Так одна тема цеплялась за другую, одна выходила из другой, — все было повязано войной. И все больше расходились ножницы: как поется по радио и пишется, и как есть на самом деле. Особенно слова линяли и блекли, отчуждались от живого языка, «хлеб» называли «хлебобулочными изделиями», «снег» — «снежным покровом», «сегодня» — «сегодняшним днем». А потом и пуще того: кривду — правдой, черное — белым. А еще немецкий пленный, вчерашний зверь с плаката, в обед на стройке пиликал на губной гармонике, и вдруг жаль брала: тоскует «фриц».
Когда все чистенькие, аккуратные, послушные, когда ничего нельзя, надо ходить парами, то хочется, как Тому Сойеру, бежать к Геку Финну и быть, как Гек Финн: свободным. Грязным, неумытым и голодным, но свободным. «Пока свободою горим, пока сердца для чести живы!» Бедный Пушкин! Счастливый Пушкин! Он был, как никто, свободен и потому так взвивался от всякой несвободы, так бился за волю свою. Интересно, почему аристократа и «француза» Пушкина, певца «младых Армид» и какого-то там разочарованного Онегина числим мы самым народным, и национальным, и великим? «И долго буду тем любезен я народу, / Что чувства добрые я лирой пробуждал, / Что в мой жестокий век восславил я свободу / И милость к падшим призывал». Вот и все. Вся программа. Пункт первый, пункт второй, пункт третий. Для любого поэта. Чтобы быть «долго любезным народу». И за что, как не за язык, живой и «уличный», обрушились на голову молодого автора «Руслана» первые критики? Потому что, когда все врет, один язык не врет. Живой и народный язык.

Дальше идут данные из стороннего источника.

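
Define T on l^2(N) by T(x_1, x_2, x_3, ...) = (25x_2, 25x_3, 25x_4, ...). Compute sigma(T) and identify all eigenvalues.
sigma(T) = closed disk {z in C : |z| ≤ 25}; sigma_p(T) = open disk {z in C : |z| < 25}

Note T = 25·V where V is the unit left shift (V x)_k = x_{k+1}; so sigma(T) = 25·sigma(V) and ||T|| = 25||V||. ||T x||^2 = 625sum_{k≥2} |x_k|^2 ≤ 625||x||^2, with equality on {x : x_1 = 0}, so ||T|| = 25. For any lambda with |lambda| < 25, set r = lambda/25 (|r| < 1); the vector x = (1, r, r^2, ...) is in l^2 and satisfies T x = 25(r, r^2, ...) = lambda x, so lambda is an eigenvalue. On the boundary |lambda| = 25 the geometric series diverges, so no l^2 eigenvector exists, but these lambda lie in the approximate point spectrum. Hence sigma(T) is the closed disk of radius 25 and sigma_p(T) is the open disk.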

И еще: не зря вино, цыгане да разбойники. Цыган, казак да разбойник, каторжник вечно были героями крепостной Руси, ее песен и сказок. Они были свободны. И вино — хоть на час, а даст свободу. Кто не мечтал: пистолет за кушак, стать на лесной дороге и отомстить обидчикам. От Алеко Пушкин шел к Дубровскому, Гришке Отрепьеву и, наконец, к Пугачеву: он знал, что за свободу надо идти на бунт и на смерть, — у нас другой валюты свобода не берет. «Сколь, веревочка, ни вейся, а совьешься ты в петлю».
Высоцкий, а до него Окуджава и другие певцы вернули песне народную исконную систему: сюжет. Скажем, «Девочка плачет, а шарик летит», — сюжетная песня, баллада, целая история, вернее, история целой жизни. Точно такая же, как в песне: «А мы просо сеяли, сеяли… — А мы просо вытопчем, вытопчем». Нетрудно сделать малый литературоведческий розыск и увидеть, что все известнейшие русские народные песни, то есть любимые народом и век с ним живущие, несмотря ни на что, — это песни, сочиненные поэтами. Даже «Вечерний звон» сочинил Иван Козлов в 1827 году!.. А Иван Суриков «Рябину» и даже «Степь да степь кругом…».
Но просто сюжета мало — нужно, чтобы он был такой, один-единственный, который западает в душу и там навсегда остается. Если вложит певец в песню свою судьбу и свое сердце, тогда и выйдет настоящая песня.
А в русской песне всегда боль и грусть, тревога и тоска. Мы много лет делали вид, что наша новая, советская жизнь напрочь избавляет человека если не от боли, то уж от грусти и тоски наверняка, и песни поэтому сочинялись преимущественно бодрые и радостные. Но они не ударяли по сердцу. Они ударяли по барабанным перепонкам. То есть не будем сегодня говорить, что у нас не было хороших песен, — наоборот, были, и замечательные. Чего стоит одна «Война народная», которую так любил тот же Высоцкий. Но однако, потребность в песне душевной, в песне, говорящей «всю» правду, и вместе с тем в песне веселой или иронической была непомерно велика. Вот на какой спрос ответил Высоцкий. На н а р о д н у ю потребность в песне, полностью искренней и полностью правдивой. По времени, по герою, по стилю, по простоте, по сложности, по музыке (мотиву), по с л о в у. «Интеллигенция поет блатные песни», — скажет потом Евтушенко. Но это были уже не блатные, а в р о д е бы блатные песни, это уже была стилизация, форма, искусство, поэзия, Эзоп.